Left unchecked, HIV, the virus that causes AIDS, can destroy an infected person’s immune system and leave them vulnerable to life-threatening infections from other pathogens or cancer. Scientific progress in recent years has enabled HIV-infected patients to stave off the symptoms AIDS for years (see Technology Review’s Can AIDS be cured? from two years ago) but there is still no cure.

Truvada prevents HIV from reproducing inside human cells is already approved as a treatment for infected patients when combined with other anti-viral medications.

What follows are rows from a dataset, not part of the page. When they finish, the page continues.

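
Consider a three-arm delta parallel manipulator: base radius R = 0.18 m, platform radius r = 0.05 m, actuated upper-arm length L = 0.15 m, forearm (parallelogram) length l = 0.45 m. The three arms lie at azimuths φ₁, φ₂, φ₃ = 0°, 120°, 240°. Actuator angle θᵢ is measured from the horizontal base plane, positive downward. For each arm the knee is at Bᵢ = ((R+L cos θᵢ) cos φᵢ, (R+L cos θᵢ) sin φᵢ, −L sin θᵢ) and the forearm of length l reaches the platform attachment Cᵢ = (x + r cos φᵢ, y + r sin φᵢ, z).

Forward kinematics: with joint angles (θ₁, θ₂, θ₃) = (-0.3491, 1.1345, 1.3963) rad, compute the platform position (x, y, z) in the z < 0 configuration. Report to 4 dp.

(0.2504, 0.0469, -0.3958)

S1 = (0.2710·cos0.0°, 0.2710·sin0.0°, 0.0513) = (0.2710, 0.0000, 0.0513)
S2 = (0.1934·cos120.0°, 0.1934·sin120.0°, -0.1359) = (-0.0967, 0.1675, -0.1359)
S3 = (0.1560·cos240.0°, 0.1560·sin240.0°, -0.1477) = (-0.0780, -0.1351, -0.1477)
eliminate P² terms by subtracting sphere 1 from 2 and 3
plane₁₂: -0.7353x+0.3350y+-0.3745z = -0.0202
Cramer: x(z) = 0.0357-0.5423z;  y(z) = 0.0182-0.0724z
sphere 1 gives Az²+Bz+C=0 with A=1.2993, B=0.1499, C=-0.1442;  B²−4AC=0.7720;  roots -0.3958, 0.2804;  negative root z = -0.3958
x = 0.2504, y = 0.0469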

The prevention-capability of Truvada was tested in two clinical trials. In nearly 2,500 men with high-risk behavior, which included having unprotected sex with infected partners or with partners with unknown HIV-status, the anti-viral compound reduced the risk of an HIV infection by 42 percent if the drug was taken as directed. In another study with nearly 4,800 heterosexual couples in which one partner was infected and the other was not, Truvada reduced the risk of infection by 75 percent.

Gilead will collect viruses from any patient who acquires HIV while on Truvada in order to look for resistance to the compound.